Los recuerdos (XIII)

Jorge Dávila Vázquez / Rincón de Cultura

Entré en la biblioteca de Gabriel Cevallos García, deslumbrado.

Los estantes mostraban los libros en perfecto orden, y ahí estaban todos los títulos que yo hubiese querido tener.

En esa época -mis 15 años- me aficioné mucho a la literatura norteamericana, y allí, al alcance de mi mano, estaba una obra que no había podido conseguir: “Réquiem por una  mujer”, que la sabía cercana a la terrible “Santuario”, y que tenía una forma dialogal próxima al teatro.

Tomé el libro y empecé a hojearlo. “¿Te gusta Faulkner?” Oí a mis espaldas la voz del Dr. Cevallos, y casi suelto el volumen del susto. Que sí dije, y que tenía curiosidad de conocer el “Réquiem”. “Llévatelo. No me gusta”, afirmó. “¿Has leído “Santuario”? Asentí. “¿Qué edad tienes? No creo que sea una novela para tus años. Es violenta, sexual, aberrante… Pero es tu responsabilidad.” Quedé sin palabras. “Llévate ese libro como regalo, y en préstamo, todos los que quieras… poco a poco.” Nos reímos.
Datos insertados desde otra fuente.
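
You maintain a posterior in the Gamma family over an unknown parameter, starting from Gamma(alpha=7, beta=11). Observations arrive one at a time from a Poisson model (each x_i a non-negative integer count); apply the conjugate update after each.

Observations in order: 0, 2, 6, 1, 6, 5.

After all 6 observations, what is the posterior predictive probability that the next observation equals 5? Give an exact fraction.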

Eran casi dos años que trabajaba con Chabela Cevallos García, en una pequeña farmacia suya, y me había vuelto muy cercano a la familia, sobre todo a Doña Matilde García, una dama menudita, seria, pero dotada de un sentido del humor que heredaron sus hijos; generosa y llena de comprensión. Iba muy frecuentemente a la gran casa que los Cevallos tenían en la calle Luis Cordero -patio, traspatio y huerta, como era lo tradicional-; admiraba la pintura mural de sus vastas habitaciones. Cuando aprendí a conocer el arte, identifiqué en alguna medida las obras del segundo piso, con los luminosos cuadros de Turner.  Iba, sobre todo, cuando “la niña Matita”, como llamaban todos a Doña Matilde, requería alguna compra especial -cera de carnauba, para que la de piso haga brillar el entablado, donde el Dr. Emiliano Donoso; alpiste para la jaula inverosímil del Dr. Victoriano, en la que cabían todos los pájaros del mundo -que iban y venían libres, alimentándose de granos y frutas, y calmando su sed-; o un mandado de confianza: alguna golosina para su prima Cristina Jaramillo o unas frutas para la Chabelita Cuesta, madre del gran prosista Ramón Burbano… Iba mucho a esa casa,  pero nunca me atreví a entrar en el templo de la biblioteca de Gabriel, hasta esa primera, inolvidable vez.